For those that know me, I like to pretend that I know a lot about goaltending since I played goalie in junior high and high school and then briefly in a men's beer league in Connecticut. Perhaps the only thing I share with NHL goaltenders is that I know what it's like to stare down a 90 mph slap shot, except the one time I faced such velocity I was left with a bruise the size of a softball in my abdomen. I digress.
Justin Goldman knows goaltending. Founder of The Goalie Guild and a big friend of the blog, Goldman has become the premier online goaltending scout and he's turned his hobby into a full-blown career -- recently getting himself hired by McKeen's Hockey.
Goldman has always been a fan of the Dallas Stars goalies, almost specifically because of the presence of goalie coach Mike Valley -- generally considered perhaps the best in the business. He's helped turn Kari Lehtonen's career around since coming to Dallas and now it seems he's played a big part in finding a gem of a goaltender in Cristopher Nilstorp, who allowed just one goal in his NHL debut in Minnesota.
With Nilstorp in Minnesota to face the Wild on Sunday, Goldman had a chance to scout Nilstorp in person after waxing poetic about the Swede's skills since he first came to North America last summer. Nilstorp finished the game making 30-of-31 saves and was perhaps the lone bright spot for a team that appeared utterly lifeless after traveling the night before.
The article goes into great detail on Nilstorp's journey to the Dallas Stars and the NHL, and he goes deeper into scouting a goaltender's game than I've ever seen. Some great behind the scenes insight here:
During the first intermission, I chatted with Stars goalie coach Mike Valley. We were both impressed with his early body of work, as we discussed how he looked "pretty calm" in there. I asked what he thought the biggest change was in Cris' game from September to right now, and his answer was simple.
"His hands are more active," Valley said.
Being able to "activate" the hands, or simply push them slightly in front of the body, is an aspect of positioning that goalies are more focused on now than ever before.
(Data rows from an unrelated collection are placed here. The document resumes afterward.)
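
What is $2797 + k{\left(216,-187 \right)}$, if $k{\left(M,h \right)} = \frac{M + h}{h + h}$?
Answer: $\frac{1046049}{374} \approx 2796.9$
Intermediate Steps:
$k{\left(M,h \right)} = \frac{M + h}{2 h}$
$2797 + k{\left(216,-187 \right)} = 2797 + \frac{216 - 187}{2 \left(-187\right)} = 2797 + \frac{1}{2} \left(- \frac{1}{187}\right) 29 = 2797 - \frac{29}{374} = \frac{1046049}{374}$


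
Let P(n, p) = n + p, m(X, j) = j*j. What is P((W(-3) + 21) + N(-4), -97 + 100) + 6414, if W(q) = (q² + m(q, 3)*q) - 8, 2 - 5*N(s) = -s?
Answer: 32058/5 ≈ 6411.6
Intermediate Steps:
m(X, j) = j²
N(s) = ⅖ + s/5 (N(s) = ⅖ - (-1)*s/5 = ⅖ + s/5)
W(q) = -8 + q² + 9*q (W(q) = (q² + 3²*q) - 8 = (q² + 9*q) - 8 = -8 + q² + 9*q)
P((W(-3) + 21) + N(-4), -97 + 100) + 6414 = ((((-8 + (-3)² + 9*(-3)) + 21) + (⅖ + (⅕)*(-4))) + (-97 + 100)) + 6414 = ((((-8 + 9 - 27) + 21) + (⅖ - ⅘)) + 3) + 6414 = (((-26 + 21) - ⅖) + 3) + 6414 = ((-5 - ⅖) + 3) + 6414 = (-27/5 + 3) + 6414 = -12/5 + 6414 = 32058/5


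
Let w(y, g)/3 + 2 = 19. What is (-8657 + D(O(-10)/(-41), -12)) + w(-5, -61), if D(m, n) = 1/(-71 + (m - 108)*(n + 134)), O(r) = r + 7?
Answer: -4671001207/542761 ≈ -8606.0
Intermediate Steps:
O(r) = 7 + r
w(y, g) = 51 (w(y, g) = -6 + 3*19 = -6 + 57 = 51)
D(m, n) = 1/(-71 + (-108 + m)*(134 + n))
(-8657 + D(O(-10)/(-41), -12)) + w(-5, -61) = (-8657 + 1/(-14543 - 108*(-12) + 134*((7 - 10)/(-41)) + ((7 - 10)/(-41))*(-12))) + 51 = (-8657 + 1/(-14543 + 1296 + 134*(-3*(-1/41)) - 3*(-1/41)*(-12))) + 51 = (-8657 + 1/(-14543 + 1296 + 134*(3/41) + (3/41)*(-12))) + 51 = (-8657 + 1/(-14543 + 1296 + 402/41 - 36/41)) + 51 = (-8657 + 1/(-542761/41)) + 51 = (-8657 - 41/542761) + 51 = -4698682018/542761 + 51 = -4671001207/542761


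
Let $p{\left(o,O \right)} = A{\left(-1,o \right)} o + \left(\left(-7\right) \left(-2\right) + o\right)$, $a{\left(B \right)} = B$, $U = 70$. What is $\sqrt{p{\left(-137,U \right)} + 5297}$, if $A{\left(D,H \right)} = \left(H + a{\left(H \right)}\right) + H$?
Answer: $\sqrt{61481} \approx 247.95$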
This subtle adjustment creates more room or more "range of motion" for a goalie to react with their hands, which improves their ability to take away time and space from a shooter.
It really is a great scouting report on Nilstorp and confirms everything we witnessed Sunday and have been hearing about in Austin since the AHL season began. Nilstorp will almost certainly get a few more chances this season and, with his contract up this summer, could get considerable interest as a possible starting goaltender or to be part of a goalie tandem in the very near future -- if the Stars don't bring him back to play behind Lehtonen.